La génération Y, dite « du millénium », née entre 1980 et 2000, est celle du bouleversement de la communication et du travail par l’implémentation massive de l’informatique et des réseaux sociaux. L’apprentissage et la connaissance se font de manière beaucoup plus horizontale via les moteurs de recherches. Chacun devient expert et maître à penser dans les réseaux sociaux. Au contraire de la génération précédente, la fidélité au travail est devenue accessoire, voire obsolète. La méfiance vis-à-vis des institutions s’est encore accrue, la valeur primordiale est l’épanouissement personnel et les structures de pouvoir pyramidales sont rejetées. La fin de la pléthore a diminué l’aspiration des généralistes aux projets collectifs, au contraire de certaines spécialités médicales qui ont parfois encore un réservoir de forces vives. Dans les relations médecins patients, on assiste à des échanges sur base d’informations disponibles mais non vérifiées, car on confond la masse d’information avec le concept de formation qui permet d’analyser en profondeur les données disponibles.

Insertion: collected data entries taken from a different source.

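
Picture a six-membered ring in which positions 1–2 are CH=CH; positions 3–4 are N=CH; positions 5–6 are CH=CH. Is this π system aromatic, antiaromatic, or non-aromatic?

Aromatic

Every ring atom contributes a p orbital perpendicular to the ring (the double-bond atoms are sp², each contributing one p electron; each sp² =N– keeps its lone pair in-plane and puts one electron into the π system), so the π system is cyclic and fully conjugated.
Tallying contributions gives 3 × 2 = 6 from the 3 double-bond units.
6 = 4(1) + 2, which satisfies Hückel's 4n+2 rule.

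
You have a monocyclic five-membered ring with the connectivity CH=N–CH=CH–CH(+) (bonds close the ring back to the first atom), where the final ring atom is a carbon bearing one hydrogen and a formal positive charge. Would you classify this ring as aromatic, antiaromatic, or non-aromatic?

Check conjugation: each doubly-bonded ring atom is sp² with one p-orbital electron; each =N– nitrogen is pyridine-type (lone pair in the sp² plane, one electron in the p orbital); the carbocation has an empty p orbital — every position has a p orbital, so the cyclic π system is continuous.
Counting π electrons: 2 × 2 = 4 from the double-bond units + 0 from the CH(+) atom = 4.
With 4 = 4·1 π electrons, Hückel's rule classifies the planar ring as antiaromatic.

Antiaromatic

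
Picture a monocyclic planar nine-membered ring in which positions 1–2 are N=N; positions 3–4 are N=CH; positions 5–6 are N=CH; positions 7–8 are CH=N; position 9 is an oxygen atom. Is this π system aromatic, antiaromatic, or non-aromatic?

Every ring atom contributes a p orbital perpendicular to the ring (the double-bond atoms are sp², each contributing one p electron; each =N– nitrogen is pyridine-type (lone pair in the sp² plane, one electron in the p orbital); the oxygen donates one lone pair from its p orbital), so the π system is cyclic and fully conjugated.
Tallying contributions gives 4 × 2 = 8 from the double-bond units + 2 from the O atom = 10.
That gives a 4n+2 count (10, n = 2).

Aromatic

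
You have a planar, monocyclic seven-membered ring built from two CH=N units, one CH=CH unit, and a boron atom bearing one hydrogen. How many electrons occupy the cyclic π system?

Check conjugation: each doubly-bonded ring atom is sp² with one p-orbital electron; each =N– nitrogen is pyridine-type (lone pair in the sp² plane, one electron in the p orbital); the boron has an empty p orbital — every position has a p orbital, so the cyclic π system is continuous.
Counting π electrons: 3 × 2 = 6 from the double-bond units + 0 from the BH atom = 6.

6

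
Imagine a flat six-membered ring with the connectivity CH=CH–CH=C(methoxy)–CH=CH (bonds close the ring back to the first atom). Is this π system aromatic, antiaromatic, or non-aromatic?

Check conjugation: the double-bond atoms are sp², each contributing one p electron — every position has a p orbital, so the cyclic π system is continuous.
Counting π electrons: 3 × 2 = 6 from the 3 double-bond units.
Since 6 = 4·1 + 2, the ring meets the 4n+2 criterion.

Aromatic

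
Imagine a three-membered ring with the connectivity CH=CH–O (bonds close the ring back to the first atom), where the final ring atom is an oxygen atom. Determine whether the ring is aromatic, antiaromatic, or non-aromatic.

Every ring atom contributes a p orbital perpendicular to the ring (every atom in a ring double bond is sp² and brings one electron to the p orbital; the oxygen donates one lone pair from its p orbital), so the π system is cyclic and fully conjugated.
π-electron count: 1 × 2 = 2 from the double-bond unit + 2 from the O atom = 4.
With 4 = 4·1 π electrons, Hückel's rule classifies the planar ring as antiaromatic.

Antiaromatic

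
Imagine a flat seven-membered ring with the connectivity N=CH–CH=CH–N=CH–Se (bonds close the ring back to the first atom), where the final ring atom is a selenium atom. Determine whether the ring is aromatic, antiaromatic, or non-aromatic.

Antiaromatic

Check conjugation: the double-bond atoms are sp², each contributing one p electron; each sp² =N– keeps its lone pair in-plane and puts one electron into the π system; the selenium donates one lone pair from its p orbital — every position has a p orbital, so the cyclic π system is continuous.
Tallying contributions gives 3 × 2 = 6 from the double-bond units + 2 from the Se atom = 8.
8 = 4(2); a planar, fully conjugated 4n system is antiaromatic.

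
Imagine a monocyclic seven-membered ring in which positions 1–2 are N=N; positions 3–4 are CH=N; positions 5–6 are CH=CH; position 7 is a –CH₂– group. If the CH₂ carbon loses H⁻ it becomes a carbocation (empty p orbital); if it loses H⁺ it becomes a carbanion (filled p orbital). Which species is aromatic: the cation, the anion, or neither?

In both ions every ring atom is sp² and contributes a p orbital, so both rings are fully conjugated.
Cation: 3 × 2 + 0 = 6 π electrons → 4(1)+2, aromatic.
Anion: 3 × 2 + 2 = 8 π electrons → 4(2), antiaromatic.

The cation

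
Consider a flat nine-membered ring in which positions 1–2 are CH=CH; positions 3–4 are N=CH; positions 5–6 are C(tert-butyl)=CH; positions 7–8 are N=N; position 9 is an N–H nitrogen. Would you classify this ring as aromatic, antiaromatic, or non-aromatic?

Aromatic

Every ring atom contributes a p orbital perpendicular to the ring (the double-bond atoms are sp², each contributing one p electron; each =N– nitrogen is pyridine-type (lone pair in the sp² plane, one electron in the p orbital); the pyrrole-type nitrogen donates its lone pair from the p orbital), so the π system is cyclic and fully conjugated.
π-electron count: 4 × 2 = 8 from the double-bond units + 2 from the NH atom = 10.
10 = 4(2) + 2, which satisfies Hückel's 4n+2 rule.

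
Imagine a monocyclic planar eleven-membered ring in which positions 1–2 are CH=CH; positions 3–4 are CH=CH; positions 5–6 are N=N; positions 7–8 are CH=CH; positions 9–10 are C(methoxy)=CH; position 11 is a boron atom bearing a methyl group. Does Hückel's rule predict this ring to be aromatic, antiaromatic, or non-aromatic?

Every ring atom contributes a p orbital perpendicular to the ring (each doubly-bonded ring atom is sp² with one p-orbital electron; each sp² =N– keeps its lone pair in-plane and puts one electron into the π system; the boron has an empty p orbital), so the π system is cyclic and fully conjugated.
Counting π electrons: 5 × 2 = 10 from the double-bond units + 0 from the B(methyl) atom = 10.
That gives a 4n+2 count (10, n = 2).

Aromatic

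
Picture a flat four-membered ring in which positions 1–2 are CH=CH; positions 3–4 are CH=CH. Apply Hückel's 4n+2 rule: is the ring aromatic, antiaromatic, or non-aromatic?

Antiaromatic

Every ring atom contributes a p orbital perpendicular to the ring (the double-bond atoms are sp², each contributing one p electron), so the π system is cyclic and fully conjugated.
Counting π electrons: 2 × 2 = 4 from the 2 double-bond units.
With 4 = 4·1 π electrons, Hückel's rule classifies the planar ring as antiaromatic.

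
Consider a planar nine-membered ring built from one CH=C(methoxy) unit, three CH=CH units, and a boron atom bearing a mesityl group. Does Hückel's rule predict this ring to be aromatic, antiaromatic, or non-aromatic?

Antiaromatic

The p orbitals form a continuous loop: every atom in a ring double bond is sp² and brings one electron to the p orbital; the boron has an empty p orbital. The ring is fully conjugated.
Adding the contributions, 4 × 2 = 8 from the double-bond units + 0 from the B(mesityl) atom = 8.
8 = 4(2); a planar, fully conjugated 4n system is antiaromatic.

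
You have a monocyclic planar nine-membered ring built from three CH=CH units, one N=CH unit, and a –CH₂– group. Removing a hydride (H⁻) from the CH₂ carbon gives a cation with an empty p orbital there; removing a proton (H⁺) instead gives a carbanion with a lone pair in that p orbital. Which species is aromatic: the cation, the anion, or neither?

The anion

Once that carbon is sp², every ring atom has a p orbital and both ions are fully conjugated.
Cation: 4 × 2 + 0 = 8 π electrons → 4(2), antiaromatic.
Anion: 4 × 2 + 2 = 10 π electrons → 4(2)+2, aromatic.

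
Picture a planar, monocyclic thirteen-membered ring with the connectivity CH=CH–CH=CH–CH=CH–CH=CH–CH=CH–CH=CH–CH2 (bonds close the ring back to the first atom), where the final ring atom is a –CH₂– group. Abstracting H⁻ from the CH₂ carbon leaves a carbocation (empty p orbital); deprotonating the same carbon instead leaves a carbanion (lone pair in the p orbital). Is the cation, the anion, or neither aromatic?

In either ion the ring is fully conjugated: every atom, including the new sp² carbon, supplies a p orbital.
Cation: 6 × 2 + 0 = 12 π electrons → 4(3), antiaromatic.
Anion: 6 × 2 + 2 = 14 π electrons → 4(3)+2, aromatic.

The anion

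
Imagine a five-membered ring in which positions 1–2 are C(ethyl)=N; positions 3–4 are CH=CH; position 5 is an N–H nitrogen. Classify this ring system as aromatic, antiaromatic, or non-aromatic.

Aromatic

Check conjugation: every atom in a ring double bond is sp² and brings one electron to the p orbital; each sp² =N– keeps its lone pair in-plane and puts one electron into the π system; the pyrrole-type nitrogen donates its lone pair from the p orbital — every position has a p orbital, so the cyclic π system is continuous.
Tallying contributions gives 2 × 2 = 4 from the double-bond units + 2 from the NH atom = 6.
With 6 π electrons (n = 1), the Hückel 4n+2 condition holds.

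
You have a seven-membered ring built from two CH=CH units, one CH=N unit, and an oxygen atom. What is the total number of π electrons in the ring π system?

All ring atoms are sp² and supply a p orbital to the ring (each doubly-bonded ring atom is sp² with one p-orbital electron; the doubly-bonded nitrogens are pyridine-type — their lone pairs lie in the ring plane, leaving one electron in the p orbital; the oxygen donates one lone pair from its p orbital); the conjugation is uninterrupted.
Adding the contributions, 3 × 2 = 6 from the double-bond units + 2 from the O atom = 8.

8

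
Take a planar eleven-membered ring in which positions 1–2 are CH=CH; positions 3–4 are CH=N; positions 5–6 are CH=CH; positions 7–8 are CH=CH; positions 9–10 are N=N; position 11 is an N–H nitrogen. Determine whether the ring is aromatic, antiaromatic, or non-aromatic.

Check conjugation: every atom in a ring double bond is sp² and brings one electron to the p orbital; each sp² =N– keeps its lone pair in-plane and puts one electron into the π system; the pyrrole-type nitrogen donates its lone pair from the p orbital — every position has a p orbital, so the cyclic π system is continuous.
Tallying contributions gives 5 × 2 = 10 from the double-bond units + 2 from the NH atom = 12.
12 = 4(3); a planar, fully conjugated 4n system is antiaromatic.

Antiaromatic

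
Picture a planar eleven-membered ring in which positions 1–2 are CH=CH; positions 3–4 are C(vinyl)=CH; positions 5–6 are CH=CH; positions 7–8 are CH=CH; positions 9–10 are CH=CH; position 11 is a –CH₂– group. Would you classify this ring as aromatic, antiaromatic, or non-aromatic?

Because the tetrahedral CH₂ carbon is sp³ and has no p orbital in the ring π system at the CH2 position, the π system cannot extend all the way around the ring.
A ring that is not fully conjugated cannot be aromatic or antiaromatic regardless of its π-electron count.

Non-aromatic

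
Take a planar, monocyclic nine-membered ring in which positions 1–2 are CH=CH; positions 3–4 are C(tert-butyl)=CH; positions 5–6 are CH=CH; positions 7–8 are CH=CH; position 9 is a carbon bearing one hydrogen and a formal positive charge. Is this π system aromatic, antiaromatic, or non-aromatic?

Antiaromatic

Check conjugation: the double-bond atoms are sp², each contributing one p electron; the carbocation has an empty p orbital — every position has a p orbital, so the cyclic π system is continuous.
π-electron count: 4 × 2 = 8 from the double-bond units + 0 from the CH(+) atom = 8.
8 = 4(2); a planar, fully conjugated 4n system is antiaromatic.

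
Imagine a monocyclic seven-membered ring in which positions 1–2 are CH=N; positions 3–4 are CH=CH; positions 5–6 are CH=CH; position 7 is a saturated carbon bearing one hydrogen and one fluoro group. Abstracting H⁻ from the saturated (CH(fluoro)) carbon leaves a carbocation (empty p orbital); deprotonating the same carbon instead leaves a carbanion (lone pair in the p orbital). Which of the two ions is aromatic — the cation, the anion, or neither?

In both ions every ring atom is sp² and contributes a p orbital, so both rings are fully conjugated.
Cation: 3 × 2 + 0 = 6 π electrons → 4(1)+2, aromatic.
Anion: 3 × 2 + 2 = 8 π electrons → 4(2), antiaromatic.

The cation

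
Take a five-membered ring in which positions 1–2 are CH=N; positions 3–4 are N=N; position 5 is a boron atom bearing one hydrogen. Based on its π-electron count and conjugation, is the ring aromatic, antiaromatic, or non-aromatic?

Antiaromatic

Every ring atom contributes a p orbital perpendicular to the ring (each doubly-bonded ring atom is sp² with one p-orbital electron; the doubly-bonded nitrogens are pyridine-type — their lone pairs lie in the ring plane, leaving one electron in the p orbital; the boron has an empty p orbital), so the π system is cyclic and fully conjugated.
Adding the contributions, 2 × 2 = 4 from the double-bond units + 0 from the BH atom = 4.
A 4n π count (4, n = 1) in a planar conjugated ring means antiaromatic.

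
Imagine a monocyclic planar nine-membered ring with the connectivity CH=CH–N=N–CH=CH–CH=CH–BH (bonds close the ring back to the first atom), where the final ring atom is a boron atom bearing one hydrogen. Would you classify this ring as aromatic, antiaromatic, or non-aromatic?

Antiaromatic

All ring atoms are sp² and supply a p orbital to the ring (each doubly-bonded ring atom is sp² with one p-orbital electron; each =N– nitrogen is pyridine-type (lone pair in the sp² plane, one electron in the p orbital); the boron has an empty p orbital); the conjugation is uninterrupted.
Adding the contributions, 4 × 2 = 8 from the double-bond units + 0 from the BH atom = 8.
8 is a 4n count (n = 2), so the planar conjugated ring is antiaromatic.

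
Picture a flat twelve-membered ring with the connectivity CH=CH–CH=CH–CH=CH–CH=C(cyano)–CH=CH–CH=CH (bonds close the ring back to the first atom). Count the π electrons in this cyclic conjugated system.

All ring atoms are sp² and supply a p orbital to the ring (the double-bond atoms are sp², each contributing one p electron); the conjugation is uninterrupted.
Adding the contributions, 6 × 2 = 12 from the 6 double-bond units.

12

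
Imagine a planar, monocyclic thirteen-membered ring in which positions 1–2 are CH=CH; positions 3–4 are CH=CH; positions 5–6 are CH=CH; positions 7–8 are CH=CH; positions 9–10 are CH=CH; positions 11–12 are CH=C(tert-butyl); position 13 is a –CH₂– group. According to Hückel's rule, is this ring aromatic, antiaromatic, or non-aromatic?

Non-aromatic

Because the tetrahedral CH₂ carbon is sp³ and has no p orbital in the ring π system at the CH2 position, the π system cannot extend all the way around the ring.
Broken conjugation rules out both aromaticity and antiaromaticity.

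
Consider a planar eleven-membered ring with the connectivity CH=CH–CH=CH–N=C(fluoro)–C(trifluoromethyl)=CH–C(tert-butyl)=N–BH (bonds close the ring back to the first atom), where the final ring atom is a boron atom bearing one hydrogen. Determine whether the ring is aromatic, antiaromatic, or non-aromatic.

The p orbitals form a continuous loop: the double-bond atoms are sp², each contributing one p electron; the doubly-bonded nitrogens are pyridine-type — their lone pairs lie in the ring plane, leaving one electron in the p orbital; the boron has an empty p orbital. The ring is fully conjugated.
π-electron count: 5 × 2 = 10 from the double-bond units + 0 from the BH atom = 10.
10 = 4(2) + 2, which satisfies Hückel's 4n+2 rule.

Aromatic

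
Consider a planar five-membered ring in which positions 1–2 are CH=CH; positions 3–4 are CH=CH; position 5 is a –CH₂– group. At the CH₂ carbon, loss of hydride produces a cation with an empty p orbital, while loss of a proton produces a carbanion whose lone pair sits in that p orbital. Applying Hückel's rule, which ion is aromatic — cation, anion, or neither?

Once that carbon is sp², every ring atom has a p orbital and both ions are fully conjugated.
Cation: 2 × 2 + 0 = 4 π electrons → 4(1), antiaromatic.
Anion: 2 × 2 + 2 = 6 π electrons → 4(1)+2, aromatic.

The anion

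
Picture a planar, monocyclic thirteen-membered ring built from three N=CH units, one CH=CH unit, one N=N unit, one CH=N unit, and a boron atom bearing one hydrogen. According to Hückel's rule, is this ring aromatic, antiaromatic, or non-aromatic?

Every ring atom contributes a p orbital perpendicular to the ring (each doubly-bonded ring atom is sp² with one p-orbital electron; the doubly-bonded nitrogens are pyridine-type — their lone pairs lie in the ring plane, leaving one electron in the p orbital; the boron has an empty p orbital), so the π system is cyclic and fully conjugated.
Adding the contributions, 6 × 2 = 12 from the double-bond units + 0 from the BH atom = 12.
12 = 4(3); a planar, fully conjugated 4n system is antiaromatic.

Antiaromatic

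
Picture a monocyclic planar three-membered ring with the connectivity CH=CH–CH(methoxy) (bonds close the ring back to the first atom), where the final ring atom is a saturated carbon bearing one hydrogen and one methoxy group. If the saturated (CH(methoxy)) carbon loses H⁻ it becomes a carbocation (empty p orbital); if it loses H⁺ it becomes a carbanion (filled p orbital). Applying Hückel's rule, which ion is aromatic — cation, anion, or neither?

The cation

Both ions have a continuous loop of p orbitals — each ring atom is sp².
Cation: 1 × 2 + 0 = 2 π electrons → 4(0)+2, aromatic.
Anion: 1 × 2 + 2 = 4 π electrons → 4(1), antiaromatic.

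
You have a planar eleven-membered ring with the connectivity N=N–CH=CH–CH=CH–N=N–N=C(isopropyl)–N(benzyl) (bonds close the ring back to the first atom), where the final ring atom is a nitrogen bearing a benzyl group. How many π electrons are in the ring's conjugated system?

Every ring atom contributes a p orbital perpendicular to the ring (each doubly-bonded ring atom is sp² with one p-orbital electron; each sp² =N– keeps its lone pair in-plane and puts one electron into the π system; the pyrrole-type nitrogen donates its lone pair from the p orbital), so the π system is cyclic and fully conjugated.
Counting π electrons: 5 × 2 = 10 from the double-bond units + 2 from the N(benzyl) atom = 12.

12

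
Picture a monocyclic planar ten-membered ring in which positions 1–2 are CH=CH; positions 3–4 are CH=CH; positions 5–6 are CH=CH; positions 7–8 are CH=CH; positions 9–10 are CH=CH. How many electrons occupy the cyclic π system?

All ring atoms are sp² and supply a p orbital to the ring (every atom in a ring double bond is sp² and brings one electron to the p orbital); the conjugation is uninterrupted.
Tallying contributions gives 5 × 2 = 10 from the 5 double-bond units.

10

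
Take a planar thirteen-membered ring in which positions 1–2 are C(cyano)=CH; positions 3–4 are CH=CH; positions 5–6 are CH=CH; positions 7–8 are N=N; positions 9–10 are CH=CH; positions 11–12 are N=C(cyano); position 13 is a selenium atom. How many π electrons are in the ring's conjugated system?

14

All ring atoms are sp² and supply a p orbital to the ring (the double-bond atoms are sp², each contributing one p electron; each sp² =N– keeps its lone pair in-plane and puts one electron into the π system; the selenium donates one lone pair from its p orbital); the conjugation is uninterrupted.
Tallying contributions gives 6 × 2 = 12 from the double-bond units + 2 from the Se atom = 14.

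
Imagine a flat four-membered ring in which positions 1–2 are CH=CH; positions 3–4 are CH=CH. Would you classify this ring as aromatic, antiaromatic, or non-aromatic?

Antiaromatic

Every ring atom contributes a p orbital perpendicular to the ring (each doubly-bonded ring atom is sp² with one p-orbital electron), so the π system is cyclic and fully conjugated.
Tallying contributions gives 2 × 2 = 4 from the 2 double-bond units.
A 4n π count (4, n = 1) in a planar conjugated ring means antiaromatic.
(The species described is cyclobutadiene.)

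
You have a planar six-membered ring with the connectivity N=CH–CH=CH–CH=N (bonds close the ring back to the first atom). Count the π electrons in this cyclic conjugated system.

The p orbitals form a continuous loop: every atom in a ring double bond is sp² and brings one electron to the p orbital; each sp² =N– keeps its lone pair in-plane and puts one electron into the π system. The ring is fully conjugated.
Adding the contributions, 3 × 2 = 6 from the 3 double-bond units.

6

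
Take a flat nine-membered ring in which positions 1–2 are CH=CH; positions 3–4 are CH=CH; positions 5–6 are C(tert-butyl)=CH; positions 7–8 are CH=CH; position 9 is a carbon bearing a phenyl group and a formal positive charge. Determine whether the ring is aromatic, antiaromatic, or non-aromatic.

Every ring atom contributes a p orbital perpendicular to the ring (each doubly-bonded ring atom is sp² with one p-orbital electron; the carbocation has an empty p orbital), so the π system is cyclic and fully conjugated.
Adding the contributions, 4 × 2 = 8 from the double-bond units + 0 from the C(phenyl)(+) atom = 8.
A 4n π count (8, n = 2) in a planar conjugated ring means antiaromatic.

Antiaromatic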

La notion de patient partenaire a rendu la relation médecin malade plus complexe, l’empathie a remplacé la relation paternaliste qui dominait dans les années 80.

Et demain ?

La génération Z (appelée aussi la génération Zorro) a fait l’objet de moins d’études mais on peut déjà observer quelques tendances fortes. Par exemple, elle ne veut plus réformer le monde précédent mais créer un monde parallèle. Elle se caractérise par le besoin d’innover, de refonder et d’avoir des relations sociales intenses, elle est capable de changer de travail avec une grande facilité et n’hésite pas à passer d’un travail prestigieux mais où elle n’a l’impression de se réaliser à un travail moins valorisé sur le plan social mais qui fait sens.

Il est vain de porter un jugement sur une génération par rapport à une autre, mais une chose est certaine, c’est que la marche du temps met au commande la génération suivante. Les générations émergentes jugeront celles qui précèdent et seront elle-même jugées par les suivantes. Notre syndicat fonctionne actuellement avec une majorité de baby boomers, maintenant seniors, très engagés comme tous ceux de leur génération, mais aussi libérés de leurs tâches familiales. Notre souhait est que la relève puisse être assurée avec toute l’originalité qu’apporteront les nouvelles générations mais en préservant les valeurs essentielles qui ont guidé leurs aînés.